09 December 2009

Today I work, I got a call from one of my former professors. She was looking for a poem written by a local writer, Eliza Jane Poitevant Nicholson, who wrote under the pen name Pearl Rivers. Eliza Jane was the first woman publisher of a major daily newspaper, the Picayune. She was a real feminist in a strict time of no feminism.

To my surprise, we have many works of Pearl Rivers, and I spent the morning sifting through them. Her poem, Hagar, immediately caught my attention. I guess wrapping up my Philosophy of Religion class, wherein I learned the connections between Islam and Christianity, really helped spark my interest in the poem.

So, according to the story, Abraham’s wife, Sara, could not bear children, so she asked him to father a child with Hagar, her bondswoman. So –Ishmael was born to Abraham and Hagar. God tells Abraham all about being the “Father of Nations,” and makes the covenant with him and so on and so forth. Some years later, God tells Abraham that Sara is going to have a baby and the child is to be named Isaac. So Sara gives birth to Isaac. One day, Sara sees Isaac playing with Ishmael, and she flips her lid, saying "Cast out this slave woman with her son; for the son of this slave woman shall not inherit along with my son Isaac." God, as it happens, sides with Sara, telling Abraham to cast out Hagar and his first son, Ishmael. And that is exactly what Abraham did – he cast them out, with only a loaf of bread and some water to carry out into the desert wilderness.

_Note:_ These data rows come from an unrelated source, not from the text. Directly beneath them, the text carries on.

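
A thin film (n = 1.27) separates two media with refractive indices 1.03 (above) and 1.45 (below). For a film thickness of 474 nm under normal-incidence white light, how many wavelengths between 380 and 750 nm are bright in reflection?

2

Top surface (1.03 → 1.27): reflection off a higher-index medium gives a half-wave phase shift.
At the lower boundary (n = 1.27 to n = 1.45) the reflected ray undergoes a half-wave phase shift.
Net: no relative phase inversion (both shifts match).
With no net inversion, constructive interference in reflection requires 2 n t = m λ.
λ = 2 n t / m = 1204 / m nm.
m=1: 1204 nm (IR); m=2: 602 nm (visible); m=3: 401 nm (visible); m=4: 301 nm (UV).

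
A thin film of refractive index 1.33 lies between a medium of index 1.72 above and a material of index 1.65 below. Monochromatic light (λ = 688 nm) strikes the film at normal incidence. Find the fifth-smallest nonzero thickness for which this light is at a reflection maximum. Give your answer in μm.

1.16 μm

Top surface (1.72 → 1.33): reflection off a lower-index medium gives no phase shift.
Bottom surface (1.33 → 1.65): reflection off a higher-index medium gives a half-wave phase shift.
The two reflections differ by half a wavelength.
With one net inversion, constructive interference in reflection requires 2 n t = (m + ½) λ.
The fifth-smallest nonzero thickness corresponds to m = 4: t = (m + ½) λ / (2 n) = 4.50 × 688 / (2 × 1.33) = 1164 nm.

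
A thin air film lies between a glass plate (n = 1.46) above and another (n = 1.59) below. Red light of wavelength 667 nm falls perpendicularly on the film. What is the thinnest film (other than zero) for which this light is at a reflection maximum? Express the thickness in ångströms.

Top surface (1.46 → 1.0): reflection off a lower-index medium gives no phase shift.
At the lower boundary (n = 1.0 to n = 1.59) the reflected ray undergoes a half-wave phase shift.
Net: one phase inversion between the two reflected rays.
For bright reflection here: 2 n t = (m + ½) λ.
Minimum at m = 0: t = λ / (4 n) = 667 / (4 × 1.0) = 167 nm.

1668 Å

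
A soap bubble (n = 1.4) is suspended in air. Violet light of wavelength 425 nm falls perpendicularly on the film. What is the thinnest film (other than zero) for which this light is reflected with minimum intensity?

152 nm

Top surface (1.0 → 1.4): reflection off a higher-index medium gives a half-wave phase shift.
Bottom surface (1.4 → 1.0): reflection off a lower-index medium gives no phase shift.
Exactly one π shift → a net half-wave offset.
For minimum reflection here: 2 n t = m λ.
Minimum nonzero at m = 1: t = λ / (2 n) = 425 / (2 × 1.4) = 152 nm.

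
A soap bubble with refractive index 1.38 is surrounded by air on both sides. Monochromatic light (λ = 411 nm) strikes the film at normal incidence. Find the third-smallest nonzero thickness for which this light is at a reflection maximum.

372 nm

Top surface (1.0 → 1.38): reflection off a higher-index medium gives a half-wave phase shift.
Ray reflecting at the bottom interface goes from n = 1.38 toward n = 1.0: no phase shift.
Net: one phase inversion between the two reflected rays.
With one net inversion, constructive interference in reflection requires 2 n t = (m + ½) λ.
The third-smallest nonzero thickness corresponds to m = 2: t = (m + ½) λ / (2 n) = 2.50 × 411 / (2 × 1.38) = 372 nm.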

I have always felt so badly for Hagar. I don't understand how one could simply cast out another human - let alone your very own child. I have often imagined Hagar's response to this news. God didn't speak to Hagar until after she was cast away. Think of what she must have thought in those hours. Think of the turmoil and the sheer terror she faced, carrying her baby boy into the desert with only a loaf of bread and a pitcher of water. Hagar is constantly on the losing end - constantly being commanded and forced to do whatever Sara wants, and Abraham always obeys.

This poem is slow and sweet, though it full of contempt and fury. It feels like the embodiment of wilderness – long and lonely and back and forth. I felt like I was moving with Hagar through these emotions, through this disbelief and anguish and hatred. It burns like the desert – snakes uncoiling and hissing, memories blurring together, the constant refrain, “Go back!” It feels like abandonment, like complete hopelessness, with the whole spectrum of human emotion binding the poem together. We go with Hagar, emotionally and physically.

My favorite part is a litany of Sara’s desires – all the richest, finest things – followed by Hagar’s simple retort:

“Leave all your wealth to Sara. Sara loves

The touch of costly linen and the scent

Of precious Chaldean spices, and to bind

Her brow with golden fillets, and perfume

Her hair with ointment. Sara loves the sound

Of many cattle lowing on the hills;

And Sara loves the slow and stealthy tread

Of many camels moving on the plains.

Hagar loves you.”

It is at times like these I just adore my job.